‘Small’ Belt, ‘Beautiful’ Road: China’s Cautious Return to Global Energy Finance

Antananarivo, Madagascar. Photo by Brent Ninaber via Unsplash.

A new update to the China’s Global Energy Finance (CGEF) Database, managed by the Boston University Global Development Policy Center, estimates that from 2000-2023, China’s two development finance institutions (DFIs)—the China Development Bank (CDB) and the Export-Import Bank of China (CHEXIM)—provided 367 loans, totaling $209 billion to 118 public borrowers in 68 countries for energy projects around the world.

For the year 2023, the CGEF Database recorded three new energy-related loan commitments from CHEXIM, totaling $502 million, to three African government borrowers – Madagascar, Burkina Faso and Uganda – marking a cautious comeback after a one-year hiatus. Yet, the amount committed in 2023 is only 6 percent of the average annual lending total amount ($9 billion) for 2000-2022.

The CGEF Database is an interactive data project that provides an estimate of lending commitments for global energy projects from CDB and CHEXIM. The commitments tracked are international sovereign loans, which means the recipient is a public entity, public majority owned or a private entity with a sovereign guarantee. It is important to note that CGEF Database loan amounts are not equivalent to government debt, as the database tracks commitments, and not disbursement, repayments or defaults.
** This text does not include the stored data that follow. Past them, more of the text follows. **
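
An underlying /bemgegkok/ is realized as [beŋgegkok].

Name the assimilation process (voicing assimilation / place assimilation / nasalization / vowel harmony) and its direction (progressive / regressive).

place assimilation, regressive

/m/→[ŋ].
Each target copies a feature from the following segment, so the direction is regressive.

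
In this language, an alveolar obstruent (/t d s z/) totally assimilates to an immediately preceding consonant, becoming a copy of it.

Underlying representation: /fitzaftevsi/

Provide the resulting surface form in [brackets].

[fittaffevvi]

/z/ after /t/ → [t] (total assimilation)
/t/ after /f/ → [f] (total assimilation)
/s/ after /v/ → [v] (total assimilation)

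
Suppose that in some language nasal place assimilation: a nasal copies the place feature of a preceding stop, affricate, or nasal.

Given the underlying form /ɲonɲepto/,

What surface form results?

[ɲonnepto]

/ɲ/ after /n/ (alveolar) → [n]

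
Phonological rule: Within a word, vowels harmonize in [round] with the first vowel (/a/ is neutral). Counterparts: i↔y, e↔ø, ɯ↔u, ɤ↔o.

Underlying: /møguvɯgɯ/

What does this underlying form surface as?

[møguvugu]

/ɯ/ harmonizes with /ø/ ([+round]) → [u]
/ɯ/ harmonizes with /ø/ ([+round]) → [u]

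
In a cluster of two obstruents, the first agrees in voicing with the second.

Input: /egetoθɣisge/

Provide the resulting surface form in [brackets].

/θ/ before /ɣ/ (voiced) → [ð]
/s/ before /g/ (voiced) → [z]

[egetoðɣizge]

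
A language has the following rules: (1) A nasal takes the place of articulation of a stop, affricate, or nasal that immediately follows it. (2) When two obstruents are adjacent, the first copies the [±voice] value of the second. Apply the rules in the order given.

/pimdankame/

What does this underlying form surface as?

[pindaŋkame]

Rule 1: /m/ before /d/ (alveolar) → [n]
Rule 1: /n/ before /k/ (velar) → [ŋ]
After rule 1: pindaŋkame
Rule 2: no segment meets the rule's conditions; no change.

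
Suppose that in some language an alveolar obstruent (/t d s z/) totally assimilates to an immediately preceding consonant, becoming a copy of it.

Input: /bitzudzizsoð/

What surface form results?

[bittuddizzoð]

/z/ after /t/ → [t] (total assimilation)
/z/ after /d/ → [d] (total assimilation)
/s/ after /z/ → [z] (total assimilation)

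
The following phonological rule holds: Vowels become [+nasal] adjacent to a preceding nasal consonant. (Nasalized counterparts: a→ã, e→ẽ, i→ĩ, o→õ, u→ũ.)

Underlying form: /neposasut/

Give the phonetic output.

/e/ after nasal /n/ → [ẽ]

[nẽposasut]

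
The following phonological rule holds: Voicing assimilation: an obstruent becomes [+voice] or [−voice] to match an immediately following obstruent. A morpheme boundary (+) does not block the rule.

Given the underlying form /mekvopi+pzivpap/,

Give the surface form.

/k/ before /v/ (voiced) → [g]
/p/ before /z/ (voiced) → [b]
/v/ before /p/ (voiceless) → [f]

[megvopi+bzifpap]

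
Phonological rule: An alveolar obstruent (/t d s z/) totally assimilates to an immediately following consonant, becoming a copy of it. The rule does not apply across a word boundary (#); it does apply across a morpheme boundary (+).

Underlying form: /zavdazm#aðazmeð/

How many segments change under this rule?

2

/z/ before /m/ → [m] (total assimilation)
/z/ before /m/ → [m] (total assimilation)
2 segments change.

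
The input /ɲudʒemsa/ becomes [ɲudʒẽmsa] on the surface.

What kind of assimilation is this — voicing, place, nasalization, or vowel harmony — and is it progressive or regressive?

nasalization, regressive

/e/→[ẽ].
Each target copies a feature from the following segment, so the direction is regressive.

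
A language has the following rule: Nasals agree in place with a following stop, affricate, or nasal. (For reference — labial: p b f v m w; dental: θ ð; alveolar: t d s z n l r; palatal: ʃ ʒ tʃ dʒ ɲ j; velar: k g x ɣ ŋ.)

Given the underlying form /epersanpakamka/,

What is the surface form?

[epersampakaŋka]

/n/ before /p/ (labial) → [m]
/m/ before /k/ (velar) → [ŋ]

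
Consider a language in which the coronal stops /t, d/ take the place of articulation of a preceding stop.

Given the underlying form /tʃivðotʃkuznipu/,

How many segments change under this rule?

0

No segment meets the rule's conditions.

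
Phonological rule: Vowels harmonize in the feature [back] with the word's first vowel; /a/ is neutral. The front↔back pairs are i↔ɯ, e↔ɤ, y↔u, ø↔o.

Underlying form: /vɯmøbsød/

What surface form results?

/ø/ harmonizes with /ɯ/ ([+back]) → [o]
/ø/ harmonizes with /ɯ/ ([+back]) → [o]

[vɯmobsod]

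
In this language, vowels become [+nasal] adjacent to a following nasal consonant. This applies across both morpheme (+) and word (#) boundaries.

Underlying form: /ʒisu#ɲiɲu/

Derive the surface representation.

[ʒisũ#ɲĩɲu]

/u/ before nasal /ɲ/ → [ũ]
/i/ before nasal /ɲ/ → [ĩ]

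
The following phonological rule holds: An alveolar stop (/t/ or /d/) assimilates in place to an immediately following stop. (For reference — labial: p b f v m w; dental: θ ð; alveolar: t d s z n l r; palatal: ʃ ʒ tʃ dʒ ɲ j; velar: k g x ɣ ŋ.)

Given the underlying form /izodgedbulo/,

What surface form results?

[izoggebbulo]

/d/ before /g/ (velar) → [g]
/d/ before /b/ (labial) → [b]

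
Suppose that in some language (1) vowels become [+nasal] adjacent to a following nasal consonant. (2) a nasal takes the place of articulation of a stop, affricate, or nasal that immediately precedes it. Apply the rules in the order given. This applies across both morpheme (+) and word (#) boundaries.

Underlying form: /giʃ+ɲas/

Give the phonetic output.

Rule 1: no segment meets the rule's conditions; no change.
After rule 1: giʃ+ɲas
Rule 2: no segment meets the rule's conditions; no change.

[giʃ+ɲas]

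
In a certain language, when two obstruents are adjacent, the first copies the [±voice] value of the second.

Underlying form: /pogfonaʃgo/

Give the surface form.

[pokfonaʒgo]

/g/ before /f/ (voiceless) → [k]
/ʃ/ before /g/ (voiced) → [ʒ]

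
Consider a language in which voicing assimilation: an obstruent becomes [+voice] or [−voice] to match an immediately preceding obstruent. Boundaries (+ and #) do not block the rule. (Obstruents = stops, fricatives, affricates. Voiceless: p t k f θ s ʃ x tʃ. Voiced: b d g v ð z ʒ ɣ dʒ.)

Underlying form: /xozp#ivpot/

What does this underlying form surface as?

/p/ after /z/ (voiced) → [b]
/p/ after /v/ (voiced) → [b]

[xozb#ivbot]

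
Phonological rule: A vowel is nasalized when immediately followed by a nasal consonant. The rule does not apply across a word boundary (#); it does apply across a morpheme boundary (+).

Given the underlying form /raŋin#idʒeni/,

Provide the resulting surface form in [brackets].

[rãŋĩn#idʒẽni]

/a/ before nasal /ŋ/ → [ã]
/i/ before nasal /n/ → [ĩ]
/e/ before nasal /n/ → [ẽ]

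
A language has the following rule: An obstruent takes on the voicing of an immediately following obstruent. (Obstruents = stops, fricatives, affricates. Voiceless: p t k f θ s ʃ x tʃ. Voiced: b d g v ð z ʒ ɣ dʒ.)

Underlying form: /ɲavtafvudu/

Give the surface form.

[ɲaftavvudu]

/v/ before /t/ (voiceless) → [f]
/f/ before /v/ (voiced) → [v]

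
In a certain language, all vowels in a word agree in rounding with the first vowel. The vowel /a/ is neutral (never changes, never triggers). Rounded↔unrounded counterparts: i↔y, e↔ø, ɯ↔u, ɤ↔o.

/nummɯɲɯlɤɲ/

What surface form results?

[nummuɲuloɲ]

/ɯ/ harmonizes with /u/ ([+round]) → [u]
/ɯ/ harmonizes with /u/ ([+round]) → [u]
/ɤ/ harmonizes with /u/ ([+round]) → [o]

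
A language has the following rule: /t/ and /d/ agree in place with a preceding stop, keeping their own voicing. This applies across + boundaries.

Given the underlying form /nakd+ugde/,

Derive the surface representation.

/d/ after /k/ (velar) → [g]
/d/ after /g/ (velar) → [g]

[nakg+ugge]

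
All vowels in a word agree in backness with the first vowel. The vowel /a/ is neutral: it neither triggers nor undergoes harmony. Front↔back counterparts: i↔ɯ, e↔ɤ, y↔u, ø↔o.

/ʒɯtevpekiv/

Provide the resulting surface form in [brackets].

/e/ harmonizes with /ɯ/ ([+back]) → [ɤ]
/e/ harmonizes with /ɯ/ ([+back]) → [ɤ]
/i/ harmonizes with /ɯ/ ([+back]) → [ɯ]

[ʒɯtɤvpɤkɯv]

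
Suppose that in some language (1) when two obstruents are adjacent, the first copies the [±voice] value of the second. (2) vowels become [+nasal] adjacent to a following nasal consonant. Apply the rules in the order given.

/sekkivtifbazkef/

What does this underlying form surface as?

Rule 1: /v/ before /t/ (voiceless) → [f]
Rule 1: /f/ before /b/ (voiced) → [v]
Rule 1: /z/ before /k/ (voiceless) → [s]
After rule 1: sekkiftivbaskef
Rule 2: no segment meets the rule's conditions; no change.

[sekkiftivbaskef]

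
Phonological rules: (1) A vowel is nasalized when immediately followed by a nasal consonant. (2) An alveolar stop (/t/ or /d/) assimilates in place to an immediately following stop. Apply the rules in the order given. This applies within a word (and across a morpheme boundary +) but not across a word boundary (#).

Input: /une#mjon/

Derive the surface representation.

Rule 1: /u/ before nasal /n/ → [ũ]
Rule 1: /o/ before nasal /n/ → [õ]
After rule 1: ũne#mjõn
Rule 2: no segment meets the rule's conditions; no change.

[ũne#mjõn]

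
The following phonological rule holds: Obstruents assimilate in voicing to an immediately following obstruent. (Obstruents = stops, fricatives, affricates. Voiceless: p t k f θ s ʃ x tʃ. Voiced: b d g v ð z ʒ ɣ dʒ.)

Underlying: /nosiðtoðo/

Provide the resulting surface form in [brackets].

[nosiθtoðo]

/ð/ before /t/ (voiceless) → [θ]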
A new policy brief by Jiaqi Lu, Diego Morro, Shengheng Li and Thang Ha analyzes the state of China’s global energy finance from 2000-2023.

Main findings: 
  • From 2000-2023, CDB and CHEXIM provided 367 loans, totaling $209 billion to 118 public borrowers in 68 countries.
    • Comparatively, the World Bank committed $43 billion to energy projects in the same period.

Figure 1: China and World Bank Energy Lending, 2000-2023

Source: China’s Global Energy Finance Database, Boston University Global Development Policy Center, 2024 and Projects, The World Bank Group.
  • During this time, oil and gas hold the largest share of energy finance (50 percent) followed by hydropower (18 percent) and coal (10 percent). Renewable sources of energy like wind and solar and other renewables account for just 1 percent.

 Figure 2: Chinese Lending by Energy Source, 2000-2023

Source: China’s Global Energy Finance Database, Boston University Global Development Policy Center, 2024.
  • Asian countries received the highest amounts of China’s overseas energy finance at 31 percent ($65 billion), whereas Africa, Latin America and the Caribbean and Europe received 26 percent ($55 billion), 24 percent ($51 billion) and 18 percent ($38 billion), respectively.

Figure 5: Chinese Lending by Region, 2000-2023

Source: China’s Global Energy Finance Database, Boston University Global Development Policy Center, 2024.
  • The top five recipients of Chinese energy loans are Russia ($35 billion, 17 percent), Brazil ($28 billion, 13 percent), Angola ($24 billion, 12 percent), Venezuela ($14 billion, 7 percent) and Pakistan ($10 billion, 5 percent). These five countries borrowed more than half of all lending from 2000-2023.
  • In 2023, CHEXIM financed three new renewable energy projects for a combined total of $502 million in three African countries – Madagascar, Burkina Faso and Uganda. All three projects involved non-fossil fuel energy, including two hydropower-related projects (one power plant and one transmission project) and a solar power plant.
  • China’s lending in 2023 shows a shift towards smaller-scale projects, a departure from the large-scale projects that characterized the early BRI years (2013-2018). The average loan amount in 2023 was $167 million, which is significantly below the $574 million average loan amount for all energy loans committed from 2000-2022.
  • Following recent commitments to support renewable energy and sustainable development made at the Ninth Forum on China-Africa Cooperation (FOCAC), Chinese overseas energy finance is set to rebound in the coming years, with a decidedly green slant.

The next phase of China’s overseas energy finance will likely reveal the true extent of its commitment to renewable energy and sustainable development. While China’s move away from coal (and potentially, all fossil fuels) demonstrates a remarkable change, the scope and scale of its future investments will ultimately determine its contribution to the global energy transition.